Pane cafone, tradizione napoletana

2 Aprile 2016
di Alessandra Rosati

Ingredienti per 8 persone

Il pane cafone è un prodotto tipico della tradizione campana, proprio per il radicamento sul territorio e le caratteristiche tutte è stato inserito tra i Prodotti agroalimentari tradizionali Italiani. È l’emblema della panificazione di Napoli e provincia, ma è famoso in tutto il mondo. Il pane cafone è facilmente riconoscibile per l’assenza di tagli e incisioni sulla sua superficie, presenta una crosta spessa e croccante, mollica morbida ed elastica, ha anche una buona conservabilità. La tradizione prevede l’uso della farina di grano duro, che conferisce una consistenza ruvida e corposa; l’utilizzo del lievito madre e la cottura nel forno a legna.
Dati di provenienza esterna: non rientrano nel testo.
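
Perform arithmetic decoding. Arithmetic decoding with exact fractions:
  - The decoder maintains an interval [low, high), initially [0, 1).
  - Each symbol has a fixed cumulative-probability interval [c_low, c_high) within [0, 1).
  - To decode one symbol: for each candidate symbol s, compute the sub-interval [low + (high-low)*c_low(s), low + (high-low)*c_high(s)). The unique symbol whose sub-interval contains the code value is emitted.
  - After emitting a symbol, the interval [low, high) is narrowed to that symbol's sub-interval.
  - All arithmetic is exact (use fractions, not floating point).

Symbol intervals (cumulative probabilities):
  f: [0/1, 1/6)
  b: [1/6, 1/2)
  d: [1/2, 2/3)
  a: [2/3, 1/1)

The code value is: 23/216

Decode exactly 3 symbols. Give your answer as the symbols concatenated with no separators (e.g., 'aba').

Step 1: interval [0/1, 1/1), width = 1/1 - 0/1 = 1/1
  'f': [0/1 + 1/1*0/1, 0/1 + 1/1*1/6) = [0/1, 1/6) <- contains code 23/216
  'b': [0/1 + 1/1*1/6, 0/1 + 1/1*1/2) = [1/6, 1/2)
  'd': [0/1 + 1/1*1/2, 0/1 + 1/1*2/3) = [1/2, 2/3)
  'a': [0/1 + 1/1*2/3, 0/1 + 1/1*1/1) = [2/3, 1/1)
  emit 'f', narrow to [0/1, 1/6)
Step 2: interval [0/1, 1/6), width = 1/6 - 0/1 = 1/6
  'f': [0/1 + 1/6*0/1, 0/1 + 1/6*1/6) = [0/1, 1/36)
  'b': [0/1 + 1/6*1/6, 0/1 + 1/6*1/2) = [1/36, 1/12)
  'd': [0/1 + 1/6*1/2, 0/1 + 1/6*2/3) = [1/12, 1/9) <- contains code 23/216
  'a': [0/1 + 1/6*2/3, 0/1 + 1/6*1/1) = [1/9, 1/6)
  emit 'd', narrow to [1/12, 1/9)
Step 3: interval [1/12, 1/9), width = 1/9 - 1/12 = 1/36
  'f': [1/12 + 1/36*0/1, 1/12 + 1/36*1/6) = [1/12, 19/216)
  'b': [1/12 + 1/36*1/6, 1/12 + 1/36*1/2) = [19/216, 7/72)
  'd': [1/12 + 1/36*1/2, 1/12 + 1/36*2/3) = [7/72, 11/108)
  'a': [1/12 + 1/36*2/3, 1/12 + 1/36*1/1) = [11/108, 1/9) <- contains code 23/216
  emit 'a', narrow to [11/108, 1/9)

Answer: fda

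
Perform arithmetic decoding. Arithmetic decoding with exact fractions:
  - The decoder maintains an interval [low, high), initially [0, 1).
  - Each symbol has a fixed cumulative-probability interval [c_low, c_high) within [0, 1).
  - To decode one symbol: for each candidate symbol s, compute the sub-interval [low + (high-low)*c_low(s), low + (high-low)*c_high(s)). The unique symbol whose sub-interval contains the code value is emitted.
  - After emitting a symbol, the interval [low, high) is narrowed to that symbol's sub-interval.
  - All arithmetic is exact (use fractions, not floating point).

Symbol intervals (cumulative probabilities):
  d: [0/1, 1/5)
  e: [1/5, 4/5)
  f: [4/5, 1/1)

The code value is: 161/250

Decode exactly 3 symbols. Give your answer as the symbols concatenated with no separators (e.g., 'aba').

Step 1: interval [0/1, 1/1), width = 1/1 - 0/1 = 1/1
  'd': [0/1 + 1/1*0/1, 0/1 + 1/1*1/5) = [0/1, 1/5)
  'e': [0/1 + 1/1*1/5, 0/1 + 1/1*4/5) = [1/5, 4/5) <- contains code 161/250
  'f': [0/1 + 1/1*4/5, 0/1 + 1/1*1/1) = [4/5, 1/1)
  emit 'e', narrow to [1/5, 4/5)
Step 2: interval [1/5, 4/5), width = 4/5 - 1/5 = 3/5
  'd': [1/5 + 3/5*0/1, 1/5 + 3/5*1/5) = [1/5, 8/25)
  'e': [1/5 + 3/5*1/5, 1/5 + 3/5*4/5) = [8/25, 17/25) <- contains code 161/250
  'f': [1/5 + 3/5*4/5, 1/5 + 3/5*1/1) = [17/25, 4/5)
  emit 'e', narrow to [8/25, 17/25)
Step 3: interval [8/25, 17/25), width = 17/25 - 8/25 = 9/25
  'd': [8/25 + 9/25*0/1, 8/25 + 9/25*1/5) = [8/25, 49/125)
  'e': [8/25 + 9/25*1/5, 8/25 + 9/25*4/5) = [49/125, 76/125)
  'f': [8/25 + 9/25*4/5, 8/25 + 9/25*1/1) = [76/125, 17/25) <- contains code 161/250
  emit 'f', narrow to [76/125, 17/25)

Answer: eef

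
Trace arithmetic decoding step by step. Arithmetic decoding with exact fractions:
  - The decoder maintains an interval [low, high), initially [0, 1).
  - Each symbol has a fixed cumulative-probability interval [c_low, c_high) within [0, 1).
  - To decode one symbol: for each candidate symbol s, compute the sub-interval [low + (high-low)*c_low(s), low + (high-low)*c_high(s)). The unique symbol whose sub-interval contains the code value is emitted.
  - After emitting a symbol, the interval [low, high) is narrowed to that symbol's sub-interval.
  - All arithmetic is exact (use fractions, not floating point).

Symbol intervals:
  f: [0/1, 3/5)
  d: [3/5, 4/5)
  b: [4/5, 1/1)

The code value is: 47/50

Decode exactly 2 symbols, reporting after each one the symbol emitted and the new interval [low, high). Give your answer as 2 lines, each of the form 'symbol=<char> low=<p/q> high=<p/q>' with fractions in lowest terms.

Answer: symbol=b low=4/5 high=1/1
symbol=d low=23/25 high=24/25

Derivation:
Step 1: interval [0/1, 1/1), width = 1/1 - 0/1 = 1/1
  'f': [0/1 + 1/1*0/1, 0/1 + 1/1*3/5) = [0/1, 3/5)
  'd': [0/1 + 1/1*3/5, 0/1 + 1/1*4/5) = [3/5, 4/5)
  'b': [0/1 + 1/1*4/5, 0/1 + 1/1*1/1) = [4/5, 1/1) <- contains code 47/50
  emit 'b', narrow to [4/5, 1/1)
Step 2: interval [4/5, 1/1), width = 1/1 - 4/5 = 1/5
  'f': [4/5 + 1/5*0/1, 4/5 + 1/5*3/5) = [4/5, 23/25)
  'd': [4/5 + 1/5*3/5, 4/5 + 1/5*4/5) = [23/25, 24/25) <- contains code 47/50
  'b': [4/5 + 1/5*4/5, 4/5 + 1/5*1/1) = [24/25, 1/1)
  emit 'd', narrow to [23/25, 24/25)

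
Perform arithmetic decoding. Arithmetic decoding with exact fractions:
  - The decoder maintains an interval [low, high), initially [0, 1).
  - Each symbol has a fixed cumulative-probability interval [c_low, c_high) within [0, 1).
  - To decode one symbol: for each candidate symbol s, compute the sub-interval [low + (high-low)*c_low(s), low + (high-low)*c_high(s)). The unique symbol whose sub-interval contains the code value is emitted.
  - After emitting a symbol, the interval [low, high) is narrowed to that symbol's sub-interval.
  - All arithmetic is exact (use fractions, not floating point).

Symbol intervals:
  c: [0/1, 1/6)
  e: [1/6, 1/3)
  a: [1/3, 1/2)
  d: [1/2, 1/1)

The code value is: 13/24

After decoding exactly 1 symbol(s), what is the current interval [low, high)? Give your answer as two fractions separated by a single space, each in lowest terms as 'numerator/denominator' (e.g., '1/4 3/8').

Answer: 1/2 1/1

Derivation:
Step 1: interval [0/1, 1/1), width = 1/1 - 0/1 = 1/1
  'c': [0/1 + 1/1*0/1, 0/1 + 1/1*1/6) = [0/1, 1/6)
  'e': [0/1 + 1/1*1/6, 0/1 + 1/1*1/3) = [1/6, 1/3)
  'a': [0/1 + 1/1*1/3, 0/1 + 1/1*1/2) = [1/3, 1/2)
  'd': [0/1 + 1/1*1/2, 0/1 + 1/1*1/1) = [1/2, 1/1) <- contains code 13/24
  emit 'd', narrow to [1/2, 1/1)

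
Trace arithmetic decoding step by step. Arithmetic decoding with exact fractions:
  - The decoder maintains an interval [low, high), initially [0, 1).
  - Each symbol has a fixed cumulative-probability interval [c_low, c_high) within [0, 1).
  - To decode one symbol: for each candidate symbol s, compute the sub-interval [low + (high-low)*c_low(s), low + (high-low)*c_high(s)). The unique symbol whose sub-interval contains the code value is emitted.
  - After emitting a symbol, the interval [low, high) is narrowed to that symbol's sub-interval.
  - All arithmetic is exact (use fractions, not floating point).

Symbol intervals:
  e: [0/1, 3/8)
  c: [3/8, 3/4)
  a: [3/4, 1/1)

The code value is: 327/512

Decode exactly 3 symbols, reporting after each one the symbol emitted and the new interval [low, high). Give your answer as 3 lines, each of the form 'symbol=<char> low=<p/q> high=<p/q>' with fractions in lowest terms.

Answer: symbol=c low=3/8 high=3/4
symbol=c low=33/64 high=21/32
symbol=a low=159/256 high=21/32

Derivation:
Step 1: interval [0/1, 1/1), width = 1/1 - 0/1 = 1/1
  'e': [0/1 + 1/1*0/1, 0/1 + 1/1*3/8) = [0/1, 3/8)
  'c': [0/1 + 1/1*3/8, 0/1 + 1/1*3/4) = [3/8, 3/4) <- contains code 327/512
  'a': [0/1 + 1/1*3/4, 0/1 + 1/1*1/1) = [3/4, 1/1)
  emit 'c', narrow to [3/8, 3/4)
Step 2: interval [3/8, 3/4), width = 3/4 - 3/8 = 3/8
  'e': [3/8 + 3/8*0/1, 3/8 + 3/8*3/8) = [3/8, 33/64)
  'c': [3/8 + 3/8*3/8, 3/8 + 3/8*3/4) = [33/64, 21/32) <- contains code 327/512
  'a': [3/8 + 3/8*3/4, 3/8 + 3/8*1/1) = [21/32, 3/4)
  emit 'c', narrow to [33/64, 21/32)
Step 3: interval [33/64, 21/32), width = 21/32 - 33/64 = 9/64
  'e': [33/64 + 9/64*0/1, 33/64 + 9/64*3/8) = [33/64, 291/512)
  'c': [33/64 + 9/64*3/8, 33/64 + 9/64*3/4) = [291/512, 159/256)
  'a': [33/64 + 9/64*3/4, 33/64 + 9/64*1/1) = [159/256, 21/32) <- contains code 327/512
  emit 'a', narrow to [159/256, 21/32)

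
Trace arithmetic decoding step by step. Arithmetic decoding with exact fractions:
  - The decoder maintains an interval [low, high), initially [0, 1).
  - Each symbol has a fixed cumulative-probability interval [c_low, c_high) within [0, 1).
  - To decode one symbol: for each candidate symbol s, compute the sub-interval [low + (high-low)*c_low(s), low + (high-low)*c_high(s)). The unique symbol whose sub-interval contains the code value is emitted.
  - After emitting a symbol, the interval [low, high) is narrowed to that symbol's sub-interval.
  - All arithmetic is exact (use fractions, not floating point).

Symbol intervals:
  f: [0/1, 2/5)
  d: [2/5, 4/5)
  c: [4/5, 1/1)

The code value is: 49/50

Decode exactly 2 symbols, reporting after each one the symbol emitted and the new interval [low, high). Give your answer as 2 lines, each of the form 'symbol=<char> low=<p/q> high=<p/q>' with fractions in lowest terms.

Step 1: interval [0/1, 1/1), width = 1/1 - 0/1 = 1/1
  'f': [0/1 + 1/1*0/1, 0/1 + 1/1*2/5) = [0/1, 2/5)
  'd': [0/1 + 1/1*2/5, 0/1 + 1/1*4/5) = [2/5, 4/5)
  'c': [0/1 + 1/1*4/5, 0/1 + 1/1*1/1) = [4/5, 1/1) <- contains code 49/50
  emit 'c', narrow to [4/5, 1/1)
Step 2: interval [4/5, 1/1), width = 1/1 - 4/5 = 1/5
  'f': [4/5 + 1/5*0/1, 4/5 + 1/5*2/5) = [4/5, 22/25)
  'd': [4/5 + 1/5*2/5, 4/5 + 1/5*4/5) = [22/25, 24/25)
  'c': [4/5 + 1/5*4/5, 4/5 + 1/5*1/1) = [24/25, 1/1) <- contains code 49/50
  emit 'c', narrow to [24/25, 1/1)

Answer: symbol=c low=4/5 high=1/1
symbol=c low=24/25 high=1/1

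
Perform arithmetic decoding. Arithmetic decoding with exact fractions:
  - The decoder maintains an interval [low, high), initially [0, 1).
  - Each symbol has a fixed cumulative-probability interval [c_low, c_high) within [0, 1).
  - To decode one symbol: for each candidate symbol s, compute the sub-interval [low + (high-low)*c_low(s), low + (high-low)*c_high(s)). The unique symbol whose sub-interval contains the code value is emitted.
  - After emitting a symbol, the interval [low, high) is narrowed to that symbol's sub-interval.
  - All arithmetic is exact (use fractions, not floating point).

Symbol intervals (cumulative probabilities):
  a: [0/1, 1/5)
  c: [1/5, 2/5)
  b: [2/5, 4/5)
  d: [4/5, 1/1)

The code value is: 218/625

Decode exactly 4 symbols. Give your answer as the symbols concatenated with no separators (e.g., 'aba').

Answer: cbdc

Derivation:
Step 1: interval [0/1, 1/1), width = 1/1 - 0/1 = 1/1
  'a': [0/1 + 1/1*0/1, 0/1 + 1/1*1/5) = [0/1, 1/5)
  'c': [0/1 + 1/1*1/5, 0/1 + 1/1*2/5) = [1/5, 2/5) <- contains code 218/625
  'b': [0/1 + 1/1*2/5, 0/1 + 1/1*4/5) = [2/5, 4/5)
  'd': [0/1 + 1/1*4/5, 0/1 + 1/1*1/1) = [4/5, 1/1)
  emit 'c', narrow to [1/5, 2/5)
Step 2: interval [1/5, 2/5), width = 2/5 - 1/5 = 1/5
  'a': [1/5 + 1/5*0/1, 1/5 + 1/5*1/5) = [1/5, 6/25)
  'c': [1/5 + 1/5*1/5, 1/5 + 1/5*2/5) = [6/25, 7/25)
  'b': [1/5 + 1/5*2/5, 1/5 + 1/5*4/5) = [7/25, 9/25) <- contains code 218/625
  'd': [1/5 + 1/5*4/5, 1/5 + 1/5*1/1) = [9/25, 2/5)
  emit 'b', narrow to [7/25, 9/25)
Step 3: interval [7/25, 9/25), width = 9/25 - 7/25 = 2/25
  'a': [7/25 + 2/25*0/1, 7/25 + 2/25*1/5) = [7/25, 37/125)
  'c': [7/25 + 2/25*1/5, 7/25 + 2/25*2/5) = [37/125, 39/125)
  'b': [7/25 + 2/25*2/5, 7/25 + 2/25*4/5) = [39/125, 43/125)
  'd': [7/25 + 2/25*4/5, 7/25 + 2/25*1/1) = [43/125, 9/25) <- contains code 218/625
  emit 'd', narrow to [43/125, 9/25)
Step 4: interval [43/125, 9/25), width = 9/25 - 43/125 = 2/125
  'a': [43/125 + 2/125*0/1, 43/125 + 2/125*1/5) = [43/125, 217/625)
  'c': [43/125 + 2/125*1/5, 43/125 + 2/125*2/5) = [217/625, 219/625) <- contains code 218/625
  'b': [43/125 + 2/125*2/5, 43/125 + 2/125*4/5) = [219/625, 223/625)
  'd': [43/125 + 2/125*4/5, 43/125 + 2/125*1/1) = [223/625, 9/25)
  emit 'c', narrow to [217/625, 219/625)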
Oggi per lo più si realizza con il grano tenero e con la pasta di riporto o criscito, anche se molti, ma non tutti, usano ancora il lievito madre. Il criscito, è un pezzo di pasta prelevato da un impasto precedente, in casa difficilmente ne avrete a disposizione, dato che non si impasta tutti i giorni, ma si può tranquillamente preparare la sera prima e lasciarlo riposare in frigorifero per 12 – 16 ore. Per realizzare questa tipologia di pane occorreranno alcuni passaggi: impasto, lievitazione, pieghe, seconda lievitazione, formatura, terza lievitazione e cottura nel forno a legna.  Per il forno elettrico casalingo è consigliabile una pietra refrattaria o biscotto, perché la capacita termica della pietra trattiene e distribuisce il calore più uniformemente.

Preparazione Pane Cafone

  1. Per la pasta di riporto: sciogliete 1 g di lievito di birra in 49 g di acqua, unite 70 g di farina, 1 g di sale. Amalgamate formando un piccolo impasto. Fate raddoppiare a temperatura ambiente, sgonfiate e riponete in frigo per 12-16 ore.
  2. Per l’impasto: versate nella ciotola dell’impastatrice 500 g di farina, la pasta di riporto, il lievito rimanente (5 g), i ¾ dell’acqua rimanente e impastate a velocità moderata per 10 minuti. Appena l’impasto comincia a incordare versate il sale (10 g) e l’acqua rimanente a piccole dosi. Deve essere ben assorbita. Impastate fino ad ottenere una massa liscia ed omogenea: occorrono circa 20 minuti. Mettete a lievitare in un contenitore unto con olio in un luogo tiepido per 45 minuti, trascorso il tempo, capovolgete l’impasto sul piano di lavoro leggermente infarinato.
  3. Schiacciate l'impasto fino a formare un rettangolo.
  4. Realizzate una piega a 3: piegate verso l'interno il lato destro.
  5. Realizzate lo stesso movimento con il lato sinistro. L'estremità deve sovrapporsi al bordo dell'impasto sottostante.
  6. Piegate il rettangolo così ottenuto portando verso il centro una delle estremità. continuate a piegare fino ad ottenere un quadrato.
  7. Spostate l'impasto così piegato nel contenitore. Fatelo lievitare per 2 ore circa o comunque fino al raddoppio.
  8. Una volta raddoppiato, realizzate una forma a filone.  Ribaltate l'impasto sul piano di lavoro infarinato. Allargatelo senza sgonfiarlo. Dovete ripiegare leggermente verso l'interno i due angoli inferiori. Iniziate ad arrotolare stringendo l'impasto su se stesso.
  9. Rotolatelo leggermente per richiudere la piega sottostante.
  10. Ponete il filone in un cestino o riponetelo in un telo di lino, con la chiusura rivolta verso l'alto: deve lievitare per 60-90 minuti circa. Infornate in forno caldo a 220°C per i primi 20 minuti. Abbassate la temperatura a 200°C e proseguite la cottura per altri 35-40 minuti. Negli ultimi 7-8 minuti aprite leggermente lo sportello del forno (bloccatelo con un canovaccio o un cucchiaio di legno).
  11. In questo modo si disperde l'umidità presente nel pane e ne risulta una crosta croccante e ben asciutta.